Why is this interesting?

Having a database that's fully writable in this way changes several important things:

  • It gives programmers the flexibility to easily change applications in unpredictable ways after they have been deployed.

  • It means that a successful application (e.g., Twitter) does not need to write a specialized restrictive API for 3rd party apps - they use the FluidDB API just like the original app.

  • It means 3rd party apps can store their data together with the data of the original app (imagine being able to add ratings to Twitter tweets, and then search based on rating and tweet content).

  • It allows us to build a family of apps that can share data. In this way it makes it simple to build mashups that add information to the world and then put it somewhere useful (i.e., onto the original objects), enabling more mashups instead of making further hoops for subsequent programmers.

But wait, there's more!

Allowing anyone or any application to add information to objects also has a big impact on control and organization of information.

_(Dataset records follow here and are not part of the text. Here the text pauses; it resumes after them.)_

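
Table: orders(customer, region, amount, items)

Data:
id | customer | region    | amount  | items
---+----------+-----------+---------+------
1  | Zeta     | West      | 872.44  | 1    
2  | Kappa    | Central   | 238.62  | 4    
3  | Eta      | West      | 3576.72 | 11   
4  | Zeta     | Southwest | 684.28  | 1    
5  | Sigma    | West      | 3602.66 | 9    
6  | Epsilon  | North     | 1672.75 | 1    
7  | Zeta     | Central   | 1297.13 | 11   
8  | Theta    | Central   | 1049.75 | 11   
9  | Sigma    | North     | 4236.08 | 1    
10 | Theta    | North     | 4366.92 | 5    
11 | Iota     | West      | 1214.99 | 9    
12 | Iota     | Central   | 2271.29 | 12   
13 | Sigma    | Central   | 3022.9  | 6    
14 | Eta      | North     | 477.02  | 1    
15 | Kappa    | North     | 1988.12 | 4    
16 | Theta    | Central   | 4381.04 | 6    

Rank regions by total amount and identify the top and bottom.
SELECT region, SUM(amount)
FROM orders
GROUP BY region
ORDER BY SUM(amount)

All groups:
  Southwest: 684.28
  West: 9266.81
  Central: 12260.73
  North: 12740.89

Highest: North (12740.89)
Lowest: Southwest (684.28)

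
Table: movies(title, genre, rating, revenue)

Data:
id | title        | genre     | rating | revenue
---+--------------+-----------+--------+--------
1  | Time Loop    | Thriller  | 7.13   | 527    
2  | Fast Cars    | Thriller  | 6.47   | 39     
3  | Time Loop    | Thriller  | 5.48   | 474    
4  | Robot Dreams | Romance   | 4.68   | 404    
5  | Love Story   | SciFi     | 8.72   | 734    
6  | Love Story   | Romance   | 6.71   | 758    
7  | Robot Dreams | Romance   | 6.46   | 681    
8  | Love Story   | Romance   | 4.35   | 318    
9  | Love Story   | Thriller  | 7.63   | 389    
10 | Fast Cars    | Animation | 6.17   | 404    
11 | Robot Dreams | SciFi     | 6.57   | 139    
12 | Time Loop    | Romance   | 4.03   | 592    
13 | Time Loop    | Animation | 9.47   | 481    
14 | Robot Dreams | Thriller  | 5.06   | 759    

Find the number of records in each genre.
SELECT genre, COUNT(*) as count
FROM movies
GROUP BY genre

Result:
  Animation: 2
  Romance: 5
  SciFi: 2
  Thriller: 5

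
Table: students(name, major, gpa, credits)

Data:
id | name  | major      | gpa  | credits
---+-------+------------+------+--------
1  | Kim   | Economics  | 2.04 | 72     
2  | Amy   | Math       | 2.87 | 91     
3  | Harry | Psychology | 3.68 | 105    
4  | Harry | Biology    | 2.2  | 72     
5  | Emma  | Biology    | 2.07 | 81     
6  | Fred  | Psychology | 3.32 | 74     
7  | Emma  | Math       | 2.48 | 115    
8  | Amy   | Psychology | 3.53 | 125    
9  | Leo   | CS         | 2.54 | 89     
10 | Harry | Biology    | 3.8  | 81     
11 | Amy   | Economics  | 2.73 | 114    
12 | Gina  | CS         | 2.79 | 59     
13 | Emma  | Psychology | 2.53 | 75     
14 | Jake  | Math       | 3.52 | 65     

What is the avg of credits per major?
SELECT major, AVG(credits) as result
FROM students
GROUP BY major

Result:
  Biology: 78.00
  CS: 74.00
  Economics: 93.00
  Math: 90.33
  Psychology: 94.75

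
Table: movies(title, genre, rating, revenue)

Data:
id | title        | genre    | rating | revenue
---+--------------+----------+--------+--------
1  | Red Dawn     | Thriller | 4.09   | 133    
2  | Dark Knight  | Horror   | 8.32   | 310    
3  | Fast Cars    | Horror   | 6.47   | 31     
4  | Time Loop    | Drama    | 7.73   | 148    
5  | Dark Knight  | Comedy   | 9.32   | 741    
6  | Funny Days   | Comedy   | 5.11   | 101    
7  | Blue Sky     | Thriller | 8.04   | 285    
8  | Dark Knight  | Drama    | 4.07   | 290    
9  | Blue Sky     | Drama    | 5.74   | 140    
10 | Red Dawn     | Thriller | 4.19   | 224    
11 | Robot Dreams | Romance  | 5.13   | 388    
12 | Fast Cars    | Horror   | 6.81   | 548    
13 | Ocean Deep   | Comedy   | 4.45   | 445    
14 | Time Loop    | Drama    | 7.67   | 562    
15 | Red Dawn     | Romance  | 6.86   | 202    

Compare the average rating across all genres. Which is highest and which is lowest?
SELECT genre, AVG(rating)
FROM movies
GROUP BY genre
ORDER BY AVG(rating)

All groups:
  Thriller: 5.44
  Romance: 6.00
  Comedy: 6.29
  Drama: 6.30
  Horror: 7.20

Highest: Horror (7.20)
Lowest: Thriller (5.44)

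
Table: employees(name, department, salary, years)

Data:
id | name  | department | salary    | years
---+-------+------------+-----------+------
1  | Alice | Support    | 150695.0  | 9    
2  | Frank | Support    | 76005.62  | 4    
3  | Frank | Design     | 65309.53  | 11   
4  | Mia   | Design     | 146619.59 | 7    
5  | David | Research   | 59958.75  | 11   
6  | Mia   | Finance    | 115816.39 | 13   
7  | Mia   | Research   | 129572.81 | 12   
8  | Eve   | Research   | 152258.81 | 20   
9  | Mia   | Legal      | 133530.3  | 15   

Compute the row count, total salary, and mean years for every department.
SELECT department,
       COUNT(*) as cnt,
       SUM(salary) as total_salary,
       AVG(years) as avg_years
FROM employees
GROUP BY department

Result:
  Design: 2 records, 211929.12 total salary, 9.00 avg years
  Finance: 1 records, 115816.39 total salary, 13.00 avg years
  Legal: 1 records, 133530.30 total salary, 15.00 avg years
  Research: 3 records, 341790.37 total salary, 14.33 avg years
  Support: 2 records, 226700.62 total salary, 6.50 avg years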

  • Control: UIs and APIs provide people and programs with access to information. But OTOH they also limit what we can do. FluidDB changes this because it allows search on anything - including whatever attributes a normal user or app has put into the system. So you might do a search for Amazon books that are out in paperback, and which have been read by Fred, and which have been mentioned in Slashdot, and which Sally has looked at on Amazon but not bought. That kind of search is impossible today because we do not have an underlying information architecture that lets us put all that disparate information in the one place and search on it. In FluidDB no-one can stop anyone from adding whatever they like to objects, or searching as they please, so this kind of thing is easy.

  • Organization: Programmers have traditionally used data structures and pointers to organize information. While very fast at runtime, that approach is very rigid. People, especially different people, want to organize things differently, or in multiple ways, and on-the-fly. Because FluidDB allows you to essentially tag anything you want, you can use unique tags and search instead of data structures fields and pointer following. For example: want to know what's in a folder? Search for objects tagged as belonging to the folder. You can build all data structures in this way, and these organizations can co-exist simultaneously without interfering with one another.